Salah satu kasus yang akan diusut, yakni dugaan kasus korupsi yang melibatkan Gubernur Bengkulu Junaidi Hamsyah.
Sementara itu, Komisioner Komisi Pemilihan Nasional (Kompolnas) Hamidah Abdurrahman mendesak Polri segera menuntaskan kasus korupsi berskala besar. “Kompolnas menunggu gebrakan Mabes Polri terhadap penanganan korupsi karena selama 2013 masih ada tunggakan perkara yang sudah dua tahun belum selesai,” ujar Hamidah.
Hamidah menyebutkan terdapat beberapa Polda yang kinerja penanganan korupsinya masih rendah sehingga perlu langkah konkret.
Sebelumnya Aliansi Mahasiswa dan Pemuda Bengkulu (AMPB), Komite Independen Transparansi Anggaran dan Komunitas Mahasiswa Anti Korupsi mendatangi Mabes Polri.

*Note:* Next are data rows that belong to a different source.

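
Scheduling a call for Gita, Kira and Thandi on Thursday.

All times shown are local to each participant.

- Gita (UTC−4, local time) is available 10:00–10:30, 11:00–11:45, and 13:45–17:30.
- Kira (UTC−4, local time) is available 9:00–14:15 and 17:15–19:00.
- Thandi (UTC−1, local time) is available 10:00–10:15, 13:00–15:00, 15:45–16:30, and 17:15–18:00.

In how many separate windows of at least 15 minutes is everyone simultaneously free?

2

Gita → UTC: 14:00–14:30, 15:00–15:45, 17:45–21:30.
Kira → UTC: 13:00–18:15, 21:15–23:00.
Thandi → UTC: 11:00–11:15, 14:00–16:00, 16:45–17:30, 18:15–19:00.
Gita ∩ Kira: 14:00–14:30, 15:00–15:45, 17:45–18:15, 21:15–21:30.
Gita ∩ Kira ∩ Thandi: 14:00–14:30, 15:00–15:45.
Windows ≥ 15 min: 14:00–14:30, 15:00–15:45.
That's 2 windows.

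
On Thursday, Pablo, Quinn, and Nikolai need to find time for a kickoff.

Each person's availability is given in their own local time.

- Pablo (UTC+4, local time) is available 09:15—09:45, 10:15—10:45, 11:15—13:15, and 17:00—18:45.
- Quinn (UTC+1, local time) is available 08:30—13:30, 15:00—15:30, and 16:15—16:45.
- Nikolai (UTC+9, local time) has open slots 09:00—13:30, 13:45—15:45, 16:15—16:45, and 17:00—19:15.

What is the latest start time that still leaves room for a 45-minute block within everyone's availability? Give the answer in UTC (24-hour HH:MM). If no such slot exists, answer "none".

08:30

Pablo → UTC: 05:15–05:45, 06:15–06:45, 07:15–09:15, 13:00–14:45.
Quinn → UTC: 07:30–12:30, 14:00–14:30, 15:15–15:45.
Nikolai → UTC: 00:00–04:30, 04:45–06:45, 07:15–07:45, 08:00–10:15.
Pablo ∩ Quinn: 07:30–09:15, 14:00–14:30.
Pablo ∩ Quinn ∩ Nikolai: 07:30–07:45, 08:00–09:15.
Windows ≥ 45 min: 08:00–09:15.
Latest start in the last window 08:00–09:15 is 09:15 − 45 min = 08:30.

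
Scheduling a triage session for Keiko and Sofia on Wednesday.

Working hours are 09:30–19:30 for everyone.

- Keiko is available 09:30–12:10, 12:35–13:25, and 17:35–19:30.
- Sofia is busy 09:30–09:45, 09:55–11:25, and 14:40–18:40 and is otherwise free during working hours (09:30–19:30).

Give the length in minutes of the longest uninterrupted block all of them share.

Sofia free within 09:30–19:30: 09:45–09:55, 11:25–14:40, 18:40–19:30.
Keiko ∩ Sofia: 09:45–09:55, 11:25–12:10, 12:35–13:25, 18:40–19:30.
Common window lengths: 10, 45, 50, 50 min; longest is 50.

50 minutes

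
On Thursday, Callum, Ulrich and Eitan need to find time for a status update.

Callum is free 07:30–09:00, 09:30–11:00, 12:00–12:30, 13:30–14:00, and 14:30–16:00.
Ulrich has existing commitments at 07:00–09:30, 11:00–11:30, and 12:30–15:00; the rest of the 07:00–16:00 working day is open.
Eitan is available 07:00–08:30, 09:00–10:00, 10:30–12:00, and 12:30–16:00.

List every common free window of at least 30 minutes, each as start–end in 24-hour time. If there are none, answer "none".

09:30–10:00, 10:30–11:00, 15:00–16:00

Ulrich free within 07:00–16:00: 09:30–11:00, 11:30–12:30, 15:00–16:00.
Callum ∩ Ulrich: 09:30–11:00, 12:00–12:30, 15:00–16:00.
Callum ∩ Ulrich ∩ Eitan: 09:30–10:00, 10:30–11:00, 15:00–16:00.
Windows ≥ 30 min: 09:30–10:00, 10:30–11:00, 15:00–16:00.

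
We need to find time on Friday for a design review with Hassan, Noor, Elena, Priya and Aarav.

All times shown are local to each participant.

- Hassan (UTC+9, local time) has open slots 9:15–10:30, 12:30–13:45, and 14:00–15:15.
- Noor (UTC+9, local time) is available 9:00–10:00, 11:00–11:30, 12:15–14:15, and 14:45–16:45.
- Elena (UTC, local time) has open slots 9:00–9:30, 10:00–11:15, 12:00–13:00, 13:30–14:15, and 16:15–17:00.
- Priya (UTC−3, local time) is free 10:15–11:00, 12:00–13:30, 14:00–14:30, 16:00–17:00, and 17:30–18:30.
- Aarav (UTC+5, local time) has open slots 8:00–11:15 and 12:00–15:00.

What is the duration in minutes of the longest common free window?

0 minutes

Hassan → UTC: 00:15–01:30, 03:30–04:45, 05:00–06:15.
Noor → UTC: 00:00–01:00, 02:00–02:30, 03:15–05:15, 05:45–07:45.
Elena → UTC: 09:00–09:30, 10:00–11:15, 12:00–13:00, 13:30–14:15, 16:15–17:00.
Priya → UTC: 13:15–14:00, 15:00–16:30, 17:00–17:30, 19:00–20:00, 20:30–21:30.
Aarav → UTC: 03:00–06:15, 07:00–10:00.
Hassan ∩ Noor: 00:15–01:00, 03:30–04:45, 05:00–05:15, 05:45–06:15.
Hassan ∩ Noor ∩ Elena: (none).
Hassan ∩ Noor ∩ Elena ∩ Priya: (none).
Hassan ∩ Noor ∩ Elena ∩ Priya ∩ Aarav: (none).
No common window.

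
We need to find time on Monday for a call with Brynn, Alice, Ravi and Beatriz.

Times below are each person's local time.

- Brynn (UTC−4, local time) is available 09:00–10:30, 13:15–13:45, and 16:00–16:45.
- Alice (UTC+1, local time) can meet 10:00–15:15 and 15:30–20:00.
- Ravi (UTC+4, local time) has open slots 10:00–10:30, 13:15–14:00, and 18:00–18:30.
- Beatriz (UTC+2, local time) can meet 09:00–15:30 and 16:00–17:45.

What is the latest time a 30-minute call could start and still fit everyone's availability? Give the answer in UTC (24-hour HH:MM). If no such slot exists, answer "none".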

Aktivis mahasiswa dan pemuda Bengkulu itu minta penyidik Mabes Polri mengambil alih penanganan kasus dugaan korupsi yang melibatkan Kepala Daerah Bengkulu.
Koordinator mahasiswa dan pemuda Bengkulu Zefriansyah mendesak Mabes Polri mengambil alih kasus korupsi yang sejak Desember 2012 ditangani Polda Bengkulu.
Zefriansyah menuturkan penyidik Polda Bengkulu hanya sebatas menetapkan tersangka direktur dan manajemen rumah sakit padahal proses penyidikan sudah hampir setahun.
Zefriansyah menjelaskan dugaan kasus korupsi sesuai laporan hasil audit Badan Pengawasan Keuangan dan Pembangunan (BPKP) yang menyebutkan ada kerugian keuangan negara mencapai Rp5,1 miliar.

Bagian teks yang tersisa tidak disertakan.